Catarina Botelho nunca sentiu discriminação por ter escolhido uma carreira na área das STEM. “É certo que já me encontrei em ambientes nos quais representava uma minoria, mas em nenhuma situação que me tenha feito sentir desconfortável. Também tenho algumas preocupações, sobre a desigualdade salarial ou no acesso a empregos, mas acredito que tudo isso está a mudar”, aponta a investigadora do INESC-ID.
“Ainda não senti qualquer estranheza em trabalhar nesta área, sempre estive em grupos/equipas bastante profissionais e que nunca criaram qualquer dificuldade ou estranheza”, partilha Rute Luz. “Penso que é uma questão de hábito, infelizmente tive de me habituar a trabalhar com colegas e professores que são homens, que pertencem a grupos e institutos de investigação liderados por homens, que por sua vez pertencem a universidades também estas lideradas por homens. Seria ótimo ver uma maior diversidade nestas “cadeiras” com um maior poder de decisão, penso que esta mudança e diversidade iria apenas enriquecer a comunidade académica e social”, adiciona a investigadora do ISR.

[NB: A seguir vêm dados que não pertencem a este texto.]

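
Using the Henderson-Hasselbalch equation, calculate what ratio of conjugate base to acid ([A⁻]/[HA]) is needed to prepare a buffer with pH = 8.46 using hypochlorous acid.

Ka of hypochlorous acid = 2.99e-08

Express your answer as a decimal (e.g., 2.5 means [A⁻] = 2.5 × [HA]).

pKa = -log(2.99e-08) = 7.5243. pH = pKa + log([A⁻]/[HA]), so log([A⁻]/[HA]) = pH − pKa = 8.46 − 7.5243 = 0.9357. [A⁻]/[HA] = 10^(0.9357) = 8.62

[A⁻]/[HA] = 8.62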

Catarina Botelho escolheu o caminho da Engenharia pela quantidade e diversidade de oportunidades da área. “Lembro-me perfeitamente de não saber exatamente o que queria, mas sabia que gostava de matemática, de física, e do corpo humano o que acabou por me levar a escolher Engenharia Biomédica”. Nunca se sentiu que tivesse um leque de possibilidade de futuro reduzido e isso foi o que sempre mais a entusiasmou agora que olha para trás. Hoje em dia é investigadora júnior no INESC-ID, no Human Language Technology (HLT) Lab e trabalha na área de processamento de fala e machine learning aplicado à saúde.
Até a investigadora do INESC-ID não consegue entender bem o que afasta tantas jovens das STEM. “Talvez sejam ideias pré-concebidas desde cedo, desde que os rapazes brincam com carrinhos e legos e as raparigas com bonecas, talvez seja pelo exemplo de pessoas mais velhas”, especula. Tem que o fazer porque ela sempre brincou com com carros, legos e bonecas e teve conhecimento de fortes exemplos, tanto de mulheres como homens, muito bem-sucedidos nas STEM na sua vida.
Quando decidiu estudar Engenharia Aeroespacial, Rute Luz sentiu ao de leve os efeitos destas etiquetas de género que ainda assombram as STEM. “Felizmente sabia o que queria e gostava e não deixei o ‘facto de engenharia aeroespacial ser só rapazes’ me impedir de estudar aquilo que gostava e me entusiasmava”, lembra. Ainda bem que não o fez, porque hoje é uma das mentes do Intelligent Robots and Systems Group (IRSg) do ISR e uma das investigadoras por detrás de uma interface para operar robots em missões a Marte.
Para Rute Luz “é importante entusiasmar as jovens e mostrar a magia da Engenharia” despertando o interesse dos mais jovens, independentemente do género para com a área. “No entanto, penso também que é importante que esta magia seja demonstrada por mulheres dentro das STEM”, acrescenta. Seguir esta estratégia de partilha de casos de sucesso, de exemplos livre do desconforto de ser mulher num mundo maioritariamente de homens talvez é, de acordo com a investigadora do ISR uma boa forma de irradiar o medo que tantas vezes afasta as jovens destas áreas. “Na minha opinião, uma rapariga escolher estudar e seguir uma carreira em engenharia não deveria ser um ato de rebeldia, mas sim um acontecimento tão comum que nem merecesse que esta publicação fosse partilhada”, diz com toda a convicção. E se ainda o é, é porque ainda há caminho a percorrer.